Cette leçon rappelle que la psychanalyse n’a pas besoin d’images de plus, mais d’écritures qui tiennent — assez rigoureuses pour éclairer ce qui supplée l’impossible du rapport, et assez modestes pour ne jamais se prendre pour « la chose ».

Leçon du 16 janvier 1979 –

« Je suis plutôt embêté de ce que je vous ai annoncé la dernière fois, à savoir qu’il faut un troisième sexe. Ce troisième sexe ne peut pas subsister en présence des deux autres. Il y a un forçage qui s’appelle l’initiation. La psychanalyse est une anti-initiation. L’initiation, c’est ce par quoi on s’élève, si je puis dire, au Phallus. C’est pas commode de savoir ce qui est initiation ou pas. Mais enfin l’orientation générale, c’est que le Phallus on l’intègre. Il faut qu’en l’absence d’initiation, on soit homme ou on soit femme. Bon. »
« Je vais vous parler de quelque chose qui est une tresse à cinq. Vous voyez ici il y a deux qu’il franchit au-dessus et deux qu’il franchit au-dessous. […] Il faudrait redoubler cette séquence […] On peut voir ici dans notre dessin deux fois reproduit qu’il y a une trame,

une trame qui concerne… Bon c’est ennuyeux que je m’embrouille, mais je dois dire que je dois avouer que je m’embrouille. Bien. Ça sera assez pour aujourd’hui. »

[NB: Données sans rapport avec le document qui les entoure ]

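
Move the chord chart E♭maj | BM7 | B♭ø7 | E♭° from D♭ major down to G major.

Amaj E#M7 Eø7 A°

D♭ major down to G major is a diminished fifth; each chord root moves by that interval while the quality stays the same.
E♭maj: root E♭ down a diminished fifth → A, giving Amaj.
BM7: root B down a diminished fifth → E#, giving E#M7.
B♭ø7: root B♭ down a diminished fifth → E, giving Eø7.
E♭°: root E♭ down a diminished fifth → A, giving A°.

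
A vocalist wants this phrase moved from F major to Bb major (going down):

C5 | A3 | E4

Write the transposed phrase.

F4 D3 A3

From F down to Bb is a perfect fifth; apply that to each pitch.
C5 gives F4
A3 gives D3
E4 gives A3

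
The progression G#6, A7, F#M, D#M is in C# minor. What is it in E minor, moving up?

B6 C7 AM F#M

C# minor up to E minor is a minor third; each chord root moves by that interval while the quality stays the same.
G#6: root G# up a minor third → B, giving B6.
A7: root A up a minor third → C, giving C7.
F#M: root F# up a minor third → A, giving AM.
D#M: root D# up a minor third → F#, giving F#M.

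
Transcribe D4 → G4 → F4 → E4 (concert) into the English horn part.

Written C4 sounds as F3 on the English horn, so concert pitches are written a perfect fifth up.
D4 -> A4
G4 -> D5
F4 -> C5
E4 -> B4

A4 D5 C5 B4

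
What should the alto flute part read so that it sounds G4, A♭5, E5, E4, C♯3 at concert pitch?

The alto flute sounds a perfect fourth below written, so the written part must be a perfect fourth above concert — transpose each note up.
G4 to C5
Ab5 to Db6
E5 to A5
E4 to A4
C#3 to F#3

C5 Db6 A5 A4 F#3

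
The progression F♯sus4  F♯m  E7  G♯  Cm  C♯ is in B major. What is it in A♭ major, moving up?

Ebsus4 Ebm Db7 F Bbbm Bb

B major up to A♭ major is a diminished seventh; each chord root moves by that interval while the quality stays the same.
F♯sus4: root F♯ up a diminished seventh → Eb, giving Ebsus4.
F♯m: root F♯ up a diminished seventh → Eb, giving Ebm.
E7: root E up a diminished seventh → Db, giving Db7.
G♯: root G♯ up a diminished seventh → F, giving F.
Cm: root C up a diminished seventh → Bbb, giving Bbbm.
C♯: root C♯ up a diminished seventh → Bb, giving Bb.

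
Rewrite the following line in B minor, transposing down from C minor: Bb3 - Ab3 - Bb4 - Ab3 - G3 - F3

A3 G3 A4 G3 F#3 E3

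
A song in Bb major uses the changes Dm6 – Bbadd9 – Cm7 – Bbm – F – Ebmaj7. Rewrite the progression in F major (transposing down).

Am6 Fadd9 Gm7 Fm C Bbmaj7

Bb major down to F major is a perfect fourth; each chord root moves by that interval while the quality stays the same.
Dm6: root D down a perfect fourth → A, giving Am6.
Bbadd9: root Bb down a perfect fourth → F, giving Fadd9.
Cm7: root C down a perfect fourth → G, giving Gm7.
Bbm: root Bb down a perfect fourth → F, giving Fm.
F: root F down a perfect fourth → C, giving C.
Ebmaj7: root Eb down a perfect fourth → Bb, giving Bbmaj7.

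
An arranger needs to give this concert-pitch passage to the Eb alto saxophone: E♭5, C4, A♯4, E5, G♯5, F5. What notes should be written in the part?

The Eb alto saxophone sounds a major sixth below written, so the written part must be a major sixth above concert — transpose each note up.
Eb5 -> C6
C4 -> A4
A#4 -> F##5
E5 -> C#6
G#5 -> E#6
F5 -> D6

C6 A4 F##5 C#6 E#6 D6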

L’attaque est nette : « la psychanalyse est une anti-initiation». Autrement dit, elle n’est ni voie d’élévation ni passage rituel vers un « savoir-être »; elle déjoue précisément le forçage qui consiste à arrimer le sujet à un titre d’appartenance — ici, l’élévation « au Phallus » comme emblème d’intégration. De là la formule embarrassée du « troisième sexe » : si l’on en parle, c’est pour souligner que ce terme ne peut pas subsister dès lors que la scène se verrouille entre deux identités (homme/femme) garanties par une initiation. L’orientation analytique, dit Lacan, n’est pas d’ajouter une case, mais de soustraire le sujet au prestige d’un signifiant d’élévation : elle travaille là où l’identification vacille et où la « montée » phallique n’assure plus rien. C’est une éthique: ne pas faire de la cure un rite d’agrégation, mais un exercice du dire qui ouvre un espace sans garantie.

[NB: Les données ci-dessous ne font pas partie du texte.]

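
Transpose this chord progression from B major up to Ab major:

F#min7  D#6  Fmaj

B major up to Ab major is a diminished seventh; each chord root moves by that interval while the quality stays the same.
F#min7: root F# up a diminished seventh → Eb, giving Ebmin7.
D#6: root D# up a diminished seventh → C, giving C6.
Fmaj: root F up a diminished seventh → Ebb, giving Ebbmaj.

Ebmin7 C6 Ebbmaj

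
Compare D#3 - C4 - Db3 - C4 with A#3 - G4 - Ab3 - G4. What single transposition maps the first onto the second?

up a perfect fifth

From D#3 to A#3 is 5 letter names — a fifth of some quality.
D#3 to A#3 is 7 semitones, which makes it a perfect fifth; the second version is higher, so the direction is up.
Checking another pair — C4 → G4 — gives the same interval.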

La seconde séquence déplace ce point vers une écriture opératoire : la tresse à cinq. Lacan y montre une règle locale — « deux au-dessus, deux au-dessous » — qu’il faudrait « redoubler » pour faire apparaître une trame. Ce n’est pas une décoration : c’est un petit algorithme de dépendances. Une tresse se lit par la répétition réglée d’un passage; de même, un montage subjectif se laisse approcher par les enchaînements qui le font tenir. Remarquez le scrupule méthodique : au moment où la description menace de se brouiller, Lacan marque l’embarras (« je m’embrouille »). Ce n’est pas une faiblesse, c’est la ponctuation d’une limite : au- delà d’un certain seuil, le schéma n’enseigne plus par la figure mais par la contrainte de sa règle. L’enjeu clinique est là : plutôt que de chercher un sens « initiatique », suivre la loi d’un passage (ce qui passe au-dessus/au-dessous, ce qui se répète, ce qui lâche si l’on modifie la séquence). La trame dont il parle, c’est ce qui, dans un symptôme ou un lien,

tient par la manière dont un élément franchit les autres — et non par une nomination qui viendrait sacrer le sujet.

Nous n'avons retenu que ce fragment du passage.